It sounds like a great idea to include all the fabric stories out there. I'd like to report mine. I took up quilting about 12 years ago. My stash started small but grew. I bought 2 bookshelves to put the stash in and it quickly outgrew them. Then DH built shelving in a huge closet and had lots of room.... We moved from Upstate NY to East Tn. and we had 4 garages. DH took one of the upstairs garages and built me a whole room just for my quilting and fabric so I no longer needed it to take over the house. I now have 4 bookcases full, and shelving where more is falling over onto itself because the piles are too big. And I keep buying more fabric that I fall in love with. I told DH that as soon as I've equaled the cost of his hunting, fishing equipment and his boat, I'll stop buying fabric. I hate to say this, but I think I'm getting close..LOL
Diana in East Tennessee
** Give Me The Simple Life **
Hi, I am looking forward to reading your book. I was a reader before I was a quilter but they are almost tied for my affections. The reading wins as it can be done anywhere, anytime. I started sewing probably by the time I was 7 or 8. The summer between the sixth and seventh grade I made my first clothing items for myself. As the only girl in a family of 4 children I could only depend on hand me downs from the daughters of my mother's friends as I had no sisters. I made four "wrap around skirts" and tank tops for myself. That was before polyester knits or home sewing knits of any kind were on the home market. By the end of my junior year in high school I had made a large enough collection of clothing to have lots of scraps and left overs. I then created my first quilt. It broke every rule in what I now know as the quilt book. The fabrics ranged from sear sucker to kettlecloth to denium etc. etc. I handquilted the whole thing with double thread and didn't know to bury my knots. The quilt wore like iron and followed me to my first apartment where I proudly displayed it on my bed. It did time as a cover for my teenaged step-son's bed and finally ended it's life several years ago as a dropcloth when my husband changes the oil in his truck.
I was a quilter long before I knew another soul who quilted. I actually made and submitted an entry in the "Great American Quilt Contest" back when we were celebrating the 100th anniversary of the Statue of LIberty. It was not accepted. My dear husband took me to the show in New York and I couldn't believe my eyes.

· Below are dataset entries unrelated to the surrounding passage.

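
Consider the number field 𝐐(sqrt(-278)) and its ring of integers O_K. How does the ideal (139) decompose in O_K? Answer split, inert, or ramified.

Since -278 ≢ 1 mod 4, the ring of integers is ℤ[√-278] with discriminant 4·(-278) = -1112.
139 divides disc(K) = -1112, so 139 ramifies.

ramifies in O_K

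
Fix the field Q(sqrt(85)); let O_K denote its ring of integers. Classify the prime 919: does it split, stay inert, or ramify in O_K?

d = 85 ≡ 1 (mod 4), so O_K = ℤ[(1+√85)/2] and disc(K) = d = 85.
Since gcd(919, 85) = 1 the prime 919 does not ramify.
(85/919) = 85^459 mod 919 = 1, giving Legendre symbol 1.
d is a quadratic residue mod p, hence 919 splits in O_K.

split — (919) = 𝔭₁𝔭₂ with 𝔭₁ ≠ 𝔭₂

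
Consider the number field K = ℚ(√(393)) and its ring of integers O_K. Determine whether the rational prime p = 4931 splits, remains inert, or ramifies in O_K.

d = 393 ≡ 1 (mod 4), so O_K = ℤ[(1+√393)/2] and disc(K) = d = 393.
disc(K) = 393 is not divisible by 4931; 4931 is unramified.
Euler's criterion: 393^2465 mod 4931 = 4930. Thus (393|4931) = -1.
d is a non-residue mod p, hence 4931 remains inert in O_K.

4931 remains inert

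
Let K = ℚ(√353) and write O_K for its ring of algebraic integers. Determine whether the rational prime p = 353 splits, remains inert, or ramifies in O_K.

ramified — (353) = 𝔭²

353 mod 4 = 1, hence disc K = 353 and O_K = ℤ[(1+√353)/2].
353 divides disc(K) = 353, so 353 ramifies.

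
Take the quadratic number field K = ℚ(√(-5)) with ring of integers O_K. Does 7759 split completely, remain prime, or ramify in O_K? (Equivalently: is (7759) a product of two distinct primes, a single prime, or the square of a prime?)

p is inert

Since -5 ≢ 1 mod 4, the ring of integers is ℤ[√-5] with discriminant 4·(-5) = -20.
7759 ∤ -20, so 7759 is unramified.
(-5/7759) = 7754^3879 mod 7759 = 7758, giving Legendre symbol -1.
Legendre symbol -1 ⇒ 7759 is inert.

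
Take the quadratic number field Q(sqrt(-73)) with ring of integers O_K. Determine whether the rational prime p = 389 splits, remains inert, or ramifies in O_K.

split

d = -73 ≡ 3 (mod 4), so O_K = ℤ[√-73] and disc(K) = 4d = -292.
disc(K) = -292 is not divisible by 389; 389 is unramified.
Compute (-73/389) via Euler: 316^((389-1)/2) mod 389 = 1, so (-73/389) = 1.
Legendre symbol 1 ⇒ 389 is split.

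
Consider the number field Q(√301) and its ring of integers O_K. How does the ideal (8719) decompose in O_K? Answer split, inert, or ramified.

inert

301 mod 4 = 1, hence disc K = 301 and O_K = ℤ[(1+√301)/2].
disc(K) = 301 is not divisible by 8719; 8719 is unramified.
Compute (301/8719) via Euler: 301^((8719-1)/2) mod 8719 = 8718, so (301/8719) = -1.
(301/8719) = -1, so 8719 is inert.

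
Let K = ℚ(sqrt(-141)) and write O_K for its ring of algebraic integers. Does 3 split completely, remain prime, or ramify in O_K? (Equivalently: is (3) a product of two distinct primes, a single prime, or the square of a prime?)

d = -141 ≡ 3 (mod 4), so O_K = ℤ[√-141] and disc(K) = 4d = -564.
Ramification test: 3 | -564. The prime 3 ramifies in K.

ramified — (3) = 𝔭²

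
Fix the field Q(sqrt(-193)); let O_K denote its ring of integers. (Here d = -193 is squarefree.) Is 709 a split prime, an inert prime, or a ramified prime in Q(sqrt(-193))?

splits completely

Since -193 ≢ 1 mod 4, the ring of integers is ℤ[√-193] with discriminant 4·(-193) = -772.
disc(K) = -772 is not divisible by 709; 709 is unramified.
Legendre symbol by Euler's criterion: (-193/709) ≡ (-193)^354 ≡ 1 (mod 709), i.e. (-193/709) = 1.
(-193/709) = 1, so 709 splits.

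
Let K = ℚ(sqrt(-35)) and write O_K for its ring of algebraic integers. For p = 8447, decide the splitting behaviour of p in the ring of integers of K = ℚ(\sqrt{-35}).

8447 splits in O_K

-35 mod 4 = 1, hence disc K = -35 and O_K = ℤ[(1+√-35)/2].
disc(K) = -35 is not divisible by 8447; 8447 is unramified.
Euler's criterion: (-35)^4223 mod 8447 = 1. Thus (-35|8447) = 1.
d is a quadratic residue mod p, hence 8447 splits in O_K.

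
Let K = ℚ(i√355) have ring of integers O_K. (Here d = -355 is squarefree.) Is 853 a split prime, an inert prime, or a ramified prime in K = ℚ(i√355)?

-355 mod 4 = 1, hence disc K = -355 and O_K = ℤ[(1+√-355)/2].
Since gcd(853, -355) = 1 the prime 853 does not ramify.
(-355/853) = 498^426 mod 853 = 852, giving Legendre symbol -1.
(-355/853) = -1, so 853 is inert.

p is inert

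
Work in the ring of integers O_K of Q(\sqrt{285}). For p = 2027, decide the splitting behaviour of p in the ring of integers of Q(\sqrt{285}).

285 mod 4 = 1, hence disc K = 285 and O_K = ℤ[(1+√285)/2].
2027 ∤ 285, so 2027 is unramified.
Legendre symbol by Euler's criterion: (285/2027) ≡ 285^1013 ≡ 2026 (mod 2027), i.e. (285/2027) = -1.
Legendre symbol -1 ⇒ 2027 is inert.

p is inert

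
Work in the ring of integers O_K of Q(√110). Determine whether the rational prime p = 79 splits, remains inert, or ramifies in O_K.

split — (79) = 𝔭₁𝔭₂ with 𝔭₁ ≠ 𝔭₂

Since 110 ≢ 1 mod 4, the ring of integers is ℤ[√110] with discriminant 4·110 = 440.
disc(K) = 440 is not divisible by 79; 79 is unramified.
Compute (110/79) via Euler: 31^((79-1)/2) mod 79 = 1, so (110/79) = 1.
(110/79) = 1, so 79 splits.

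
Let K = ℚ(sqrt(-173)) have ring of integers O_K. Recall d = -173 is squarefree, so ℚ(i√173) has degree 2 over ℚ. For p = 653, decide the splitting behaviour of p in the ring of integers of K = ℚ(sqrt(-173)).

Since -173 ≢ 1 mod 4, the ring of integers is ℤ[√-173] with discriminant 4·(-173) = -692.
Since gcd(653, -692) = 1 the prime 653 does not ramify.
Legendre symbol by Euler's criterion: (-173/653) ≡ (-173)^326 ≡ 652 (mod 653), i.e. (-173/653) = -1.
d is a non-residue mod p, hence 653 remains inert in O_K.

653 remains inert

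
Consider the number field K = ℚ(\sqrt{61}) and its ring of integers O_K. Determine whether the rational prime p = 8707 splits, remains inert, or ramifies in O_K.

Since 61 ≡ 1 mod 4, the ring of integers is ℤ[(1+√61)/2] with discriminant 61.
disc(K) = 61 is not divisible by 8707; 8707 is unramified.
Compute (61/8707) via Euler: 61^((8707-1)/2) mod 8707 = 1, so (61/8707) = 1.
d is a quadratic residue mod p, hence 8707 splits in O_K.

p splits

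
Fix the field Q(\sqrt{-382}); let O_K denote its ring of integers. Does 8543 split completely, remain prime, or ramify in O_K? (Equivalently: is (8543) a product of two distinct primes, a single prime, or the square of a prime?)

p is inert

d = -382 ≡ 2 (mod 4), so O_K = ℤ[√-382] and disc(K) = 4d = -1528.
Since gcd(8543, -1528) = 1 the prime 8543 does not ramify.
Euler's criterion: (-382)^4271 mod 8543 = 8542. Thus (-382|8543) = -1.
d is a non-residue mod p, hence 8543 remains inert in O_K.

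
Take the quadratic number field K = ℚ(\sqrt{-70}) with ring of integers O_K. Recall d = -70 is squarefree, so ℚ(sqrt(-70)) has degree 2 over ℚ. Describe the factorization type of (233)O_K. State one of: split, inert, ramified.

inert — (233) stays prime in O_K

-70 mod 4 = 2, hence disc K = 4·(-70) = -280 and O_K = ℤ[√-70].
233 ∤ -280, so 233 is unramified.
Legendre symbol by Euler's criterion: (-70/233) ≡ (-70)^116 ≡ 232 (mod 233), i.e. (-70/233) = -1.
d is a non-residue mod p, hence 233 remains inert in O_K.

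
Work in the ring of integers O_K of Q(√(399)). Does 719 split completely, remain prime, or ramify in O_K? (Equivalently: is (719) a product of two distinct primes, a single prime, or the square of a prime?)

inert

d = 399 ≡ 3 (mod 4), so O_K = ℤ[√399] and disc(K) = 4d = 1596.
disc(K) = 1596 is not divisible by 719; 719 is unramified.
(399/719) = 399^359 mod 719 = 718, giving Legendre symbol -1.
(399/719) = -1, so 719 is inert.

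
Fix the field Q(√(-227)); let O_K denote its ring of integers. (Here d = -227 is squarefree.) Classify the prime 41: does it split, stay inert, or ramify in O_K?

inert — (41) stays prime in O_K

Since -227 ≡ 1 mod 4, the ring of integers is ℤ[(1+√-227)/2] with discriminant -227.
41 ∤ -227, so 41 is unramified.
Compute (-227/41) via Euler: 19^((41-1)/2) mod 41 = 40, so (-227/41) = -1.
(-227/41) = -1, so 41 is inert.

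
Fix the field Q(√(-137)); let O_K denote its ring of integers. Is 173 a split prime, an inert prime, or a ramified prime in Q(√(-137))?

splits completely

-137 mod 4 = 3, hence disc K = 4·(-137) = -548 and O_K = ℤ[√-137].
173 ∤ -548, so 173 is unramified.
Euler's criterion: (-137)^86 mod 173 = 1. Thus (-137|173) = 1.
(-137/173) = 1, so 173 splits.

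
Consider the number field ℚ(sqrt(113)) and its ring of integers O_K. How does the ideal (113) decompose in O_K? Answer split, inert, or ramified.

113 is ramified

d = 113 ≡ 1 (mod 4), so O_K = ℤ[(1+√113)/2] and disc(K) = d = 113.
disc(K) = 113 = 113·1, so p = 113 is ramified.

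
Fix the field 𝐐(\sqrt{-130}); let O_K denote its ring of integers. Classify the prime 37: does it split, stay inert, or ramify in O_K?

p is inert

d = -130 ≡ 2 (mod 4), so O_K = ℤ[√-130] and disc(K) = 4d = -520.
Since gcd(37, -520) = 1 the prime 37 does not ramify.
Compute (-130/37) via Euler: 18^((37-1)/2) mod 37 = 36, so (-130/37) = -1.
d is a non-residue mod p, hence 37 remains inert in O_K.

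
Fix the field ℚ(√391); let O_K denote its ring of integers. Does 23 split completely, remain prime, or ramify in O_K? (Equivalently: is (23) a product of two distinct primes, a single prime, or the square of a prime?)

Since 391 ≢ 1 mod 4, the ring of integers is ℤ[√391] with discriminant 4·391 = 1564.
Ramification test: 23 | 1564. The prime 23 ramifies in K.

ramified — (23) = 𝔭²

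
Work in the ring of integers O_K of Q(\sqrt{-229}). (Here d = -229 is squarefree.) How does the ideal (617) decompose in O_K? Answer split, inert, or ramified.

splits completely

-229 mod 4 = 3, hence disc K = 4·(-229) = -916 and O_K = ℤ[√-229].
disc(K) = -916 is not divisible by 617; 617 is unramified.
Euler's criterion: (-229)^308 mod 617 = 1. Thus (-229|617) = 1.
Legendre symbol 1 ⇒ 617 is split.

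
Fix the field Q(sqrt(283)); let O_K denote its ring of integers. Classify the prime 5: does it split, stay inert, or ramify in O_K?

d = 283 ≡ 3 (mod 4), so O_K = ℤ[√283] and disc(K) = 4d = 1132.
5 ∤ 1132, so 5 is unramified.
Compute (283/5) via Euler: 3^((5-1)/2) mod 5 = 4, so (283/5) = -1.
d is a non-residue mod p, hence 5 remains inert in O_K.

p is inert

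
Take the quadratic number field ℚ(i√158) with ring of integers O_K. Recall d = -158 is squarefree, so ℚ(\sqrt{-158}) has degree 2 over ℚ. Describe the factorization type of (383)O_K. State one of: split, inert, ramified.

Since -158 ≢ 1 mod 4, the ring of integers is ℤ[√-158] with discriminant 4·(-158) = -632.
383 ∤ -632, so 383 is unramified.
Legendre symbol by Euler's criterion: (-158/383) ≡ (-158)^191 ≡ 1 (mod 383), i.e. (-158/383) = 1.
Legendre symbol 1 ⇒ 383 is split.

p splits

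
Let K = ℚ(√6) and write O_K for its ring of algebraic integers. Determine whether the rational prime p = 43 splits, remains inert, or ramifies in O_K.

p splits

6 mod 4 = 2, hence disc K = 4·6 = 24 and O_K = ℤ[√6].
43 ∤ 24, so 43 is unramified.
Euler's criterion: 6^21 mod 43 = 1. Thus (6|43) = 1.
(6/43) = 1, so 43 splits.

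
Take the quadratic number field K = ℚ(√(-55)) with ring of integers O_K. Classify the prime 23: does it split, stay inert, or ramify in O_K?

inert — (23) stays prime in O_K

-55 mod 4 = 1, hence disc K = -55 and O_K = ℤ[(1+√-55)/2].
Since gcd(23, -55) = 1 the prime 23 does not ramify.
Euler's criterion: (-55)^11 mod 23 = 22. Thus (-55|23) = -1.
(-55/23) = -1, so 23 is inert.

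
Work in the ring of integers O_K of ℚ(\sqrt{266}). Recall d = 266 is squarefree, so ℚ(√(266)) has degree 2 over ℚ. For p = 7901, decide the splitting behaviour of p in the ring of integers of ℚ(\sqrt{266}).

266 mod 4 = 2, hence disc K = 4·266 = 1064 and O_K = ℤ[√266].
7901 ∤ 1064, so 7901 is unramified.
Compute (266/7901) via Euler: 266^((7901-1)/2) mod 7901 = 1, so (266/7901) = 1.
Legendre symbol 1 ⇒ 7901 is split.

7901 splits in O_K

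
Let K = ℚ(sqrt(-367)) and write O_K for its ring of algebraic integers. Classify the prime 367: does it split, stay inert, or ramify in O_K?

p ramifies

-367 mod 4 = 1, hence disc K = -367 and O_K = ℤ[(1+√-367)/2].
disc(K) = -367 = 367·(-1), so p = 367 is ramified.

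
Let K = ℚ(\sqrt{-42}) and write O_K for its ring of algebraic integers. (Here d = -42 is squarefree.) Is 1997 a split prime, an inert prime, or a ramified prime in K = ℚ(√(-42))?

Since -42 ≢ 1 mod 4, the ring of integers is ℤ[√-42] with discriminant 4·(-42) = -168.
1997 ∤ -168, so 1997 is unramified.
Compute (-42/1997) via Euler: 1955^((1997-1)/2) mod 1997 = 1, so (-42/1997) = 1.
(-42/1997) = 1, so 1997 splits.

split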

The work I saw there boggled my mind. In the years since I have taken a few classes, read lots of books and magazines on quilting and watched quilting shows faithfully. I also belong to two guilds and was co-chair of our county's quilt documentation project for two years. I have always been a handquilter. My technique as come far enough along that I have done handquilting for others on a professional level.
My stash could rival anyone on this board. In the last year or two I have become involved with our local Linus Project. What a wonderful excuse to purchase more fabric and supplies. I try and produce at least 8 Linus quilts a month. My biggest month I completed 48. My friend who is the chairperson gave me half or less completed projects that had been abandoned by a high school Home Ec class. That was an interesting challenge. I enjoy the chance to work with children themed fabrics as my own grandchildren are all now teens and are at the age when they don't want that kind of gifts from grandmom.
This is a great story! Thanks for sharing.